A economia e a política do
Brasil em tempos não convencionais
(nunca antes mesmo...), 2
Paulo
Roberto de Almeida
Palestra
na UnB: 24/04/2014, 19hs
Em
voo, de Bradley a Atlanta, e a Brasília, 17-18/04/2014
(continuação da parte anterior)
Não foi fácil essa volta às origens, pois as elites, sempre de
mentalidade atrasada, tentando mimetizar o que nos vinha do exterior, se
contentaram apenas em abolir a escravidão, aliás, tardiamente, e acharam que já
tinham feito muito. Elas desprezaram as recomendações de Joaquim Nabuco, que
queria os negros libertos, mas com distribuição de terras e com educação, o que
não havia sequer para brancos pobres. Nabuco foi um derrotado, como já o tinha
sido, desde a independência José Bonifácio, e depois Irineu Evangelista de
Souza, que conseguiu apenas o título de Barão de Mauá, mas não a concretização
de suas ideias de progresso industrial e financeiro. Rui Barbosa também tentou,
à sua maneira, fazer o Brasil avançar, como o gigante do norte, mas tudo o que
conseguiu foi estimular o espírito rentista das elites parasitárias.
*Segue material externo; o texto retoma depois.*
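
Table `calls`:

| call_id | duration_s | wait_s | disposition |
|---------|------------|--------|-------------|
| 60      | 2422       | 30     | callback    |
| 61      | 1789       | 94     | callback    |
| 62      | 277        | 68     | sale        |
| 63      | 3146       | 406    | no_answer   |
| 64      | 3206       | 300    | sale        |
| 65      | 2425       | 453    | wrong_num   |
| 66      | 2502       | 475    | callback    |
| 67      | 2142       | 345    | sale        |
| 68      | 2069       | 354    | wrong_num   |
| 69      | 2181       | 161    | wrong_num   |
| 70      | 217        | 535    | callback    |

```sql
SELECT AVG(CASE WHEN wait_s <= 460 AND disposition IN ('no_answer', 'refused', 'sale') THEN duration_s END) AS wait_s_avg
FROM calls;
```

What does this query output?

2192.75

call_id=60: ✗
call_id=61: ✗
call_id=62: ✓ → 277
call_id=63: ✓ → 3146
call_id=64: ✓ → 3206
call_id=65: ✗
call_id=66: ✗
call_id=67: ✓ → 2142
call_id=68: ✗
call_id=69: ✗
call_id=70: ✗
wait_s_avg = (277 + 3146 + 3206 + 2142) / 4 = 2192.75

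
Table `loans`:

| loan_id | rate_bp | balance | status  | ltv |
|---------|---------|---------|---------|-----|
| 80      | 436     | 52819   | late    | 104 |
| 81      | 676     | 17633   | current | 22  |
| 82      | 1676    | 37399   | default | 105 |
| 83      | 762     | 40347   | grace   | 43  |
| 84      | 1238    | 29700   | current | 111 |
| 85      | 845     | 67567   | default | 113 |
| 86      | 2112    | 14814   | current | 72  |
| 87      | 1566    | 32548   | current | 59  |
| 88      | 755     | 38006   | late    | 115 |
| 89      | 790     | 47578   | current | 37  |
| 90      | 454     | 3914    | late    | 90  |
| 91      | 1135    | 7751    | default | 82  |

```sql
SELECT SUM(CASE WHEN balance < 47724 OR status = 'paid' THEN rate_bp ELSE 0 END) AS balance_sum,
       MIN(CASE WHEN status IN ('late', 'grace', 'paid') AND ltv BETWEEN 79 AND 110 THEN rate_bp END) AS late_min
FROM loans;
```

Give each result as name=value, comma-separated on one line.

balance_sum=11164, late_min=436

[balance_sum: balance < 47724 OR status = 'paid']
loan_id=80: ✗
loan_id=81: ✓ → 676
loan_id=82: ✓ → 1676
loan_id=83: ✓ → 762
loan_id=84: ✓ → 1238
loan_id=85: ✗
loan_id=86: ✓ → 2112
loan_id=87: ✓ → 1566
loan_id=88: ✓ → 755
loan_id=89: ✓ → 790
loan_id=90: ✓ → 454
loan_id=91: ✓ → 1135
balance_sum = 676 + 1676 + 762 + 1238 + 2112 + 1566 + 755 + 790 + 454 + 1135 = 11164
—
[late_min: status IN ('late', 'grace', 'paid') AND ltv BETWEEN 79 AND 110]
loan_id=80: ✓ → 436
loan_id=81: ✗
loan_id=82: ✗
loan_id=83: ✗
loan_id=84: ✗
loan_id=85: ✗
loan_id=86: ✗
loan_id=87: ✗
loan_id=88: ✗
loan_id=89: ✗
loan_id=90: ✓ → 454
loan_id=91: ✗
late_min = MIN(436, 454) = 436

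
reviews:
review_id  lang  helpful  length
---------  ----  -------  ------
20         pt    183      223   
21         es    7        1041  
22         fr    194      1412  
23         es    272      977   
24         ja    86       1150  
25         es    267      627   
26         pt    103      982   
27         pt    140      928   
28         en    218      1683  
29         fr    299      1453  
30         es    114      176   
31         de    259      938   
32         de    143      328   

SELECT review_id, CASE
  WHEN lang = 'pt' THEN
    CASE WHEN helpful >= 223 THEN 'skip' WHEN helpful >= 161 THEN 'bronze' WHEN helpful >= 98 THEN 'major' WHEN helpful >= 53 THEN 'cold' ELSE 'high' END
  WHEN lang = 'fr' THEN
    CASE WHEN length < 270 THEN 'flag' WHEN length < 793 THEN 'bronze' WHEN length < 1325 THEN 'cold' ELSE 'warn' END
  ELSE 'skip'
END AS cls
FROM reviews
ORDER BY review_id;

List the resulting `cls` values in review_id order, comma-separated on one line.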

Nada do que pregavam esses estadistas se fez, e os negros libertos,
os mestiços e todos os brasileiros pobres continuaram a vegetar no interior do
Brasil, ou às margens das grandes cidades, se empregando precariamente, sem
educação e sem capacidade de se inserir produtivamente numa economia que recém
começava a se industrializar, aos soluços, aos trancos e barrancos, ao sabor
das políticas comerciais, que visavam mais defender as receitas do Estado do
que propriamente estimular uma indústria nacional. Sim, as elites preferiam
importar agricultores brancos da Europa, e foram estes que, dotados de uma
ética que Max Weber pensava encontrar unicamente nos protestantes,
verdadeiramente modernizaram o Brasil.
A modernidade se espalhou gradativamente pelo Brasil, ao ritmo da
urbanização e da industrialização, mas também com a expansão das fronteiras
agrícolas, graças ao trabalho de novos bandeirantes. Aqui é preciso fazer uma
homenagem aos gaúchos, filhos de imigrantes, que levaram a agricultura moderna
para os mais diversos rincões do interior brasileiro. Os novos bandeirantes
civilizaram o interior atrasado do Brasil, onde quer que eles tenham tocado,
com seu vigor no trabalho, seu espírito cooperativo, suas máquinas agrícolas e
suas churrascarias. Foram eles que venceram a linha de Tordesilhas econômica,
que fazia a atividade produtiva do Brasil depender de uma estreita faixa
atlântica de não mais de 200 quilômetros a partir da costa.
Mas as elites, em geral, continuaram atrasadas, o que é
manifestamente patente na política e na educação. Incapazes de se entender
sobre os rumos do país, os políticos provocaram mais de uma vez, aliás
incontáveis vezes, intervenções dos militares na vida política. Militares são típicos
representantes da classe média, amantes da ordem, inimigos da corrupção
política – que eles desprezam fundamentalmente –, encarregados
constitucionalmente da segurança da pátria e diretamente interessados num país
poderoso, dotado de uma indústria moderna, que seja capaz de assegurar a
autonomia nacional no abastecimento prioritário e nos equipamentos que lhes são
necessários. Foi por causa das desordens civis, da inflação destruidora das
poupanças dos cidadãos, do caos administrativo e da incapacidade da classe
política em resolver, sem corrupção, os problemas básicos da nacionalidade que
os militares interviram tantas vezes na vida civil, alegadamente para colocar o
Brasil nos trilhos do desenvolvimento, como eles não se cansam de dizer.
A República começou com um golpe militar, porque o império já
estaria carcomido, segundo se dizia. Depois de muitas turbulências, e revoltas
militares e civis, foi a República que ficou carcomida em muito pouco tempo. Os
militares voltaram a se envolver nos assuntos públicos desde o início dos anos
1920, em ondas sucessivas, até culminar, com apenas uma parte das Forças
Armadas, na revolução de 1930, que de fato alterou o padrão das intervenções
militares, como seria o caso novamente em 1964. A despeito de uma fratura em
1932, a vigilância contra a desordem civil e no caso de ameaças ao Estado
continuaram a constituir prioridades da agenda política dos militares. A
intentona comunista de novembro de 1935 selou definitivamente o anticomunismo
como doutrina oficial do Estado brasileiro, estabelecendo um dos critérios
básicos para a intervenção dos militares na política.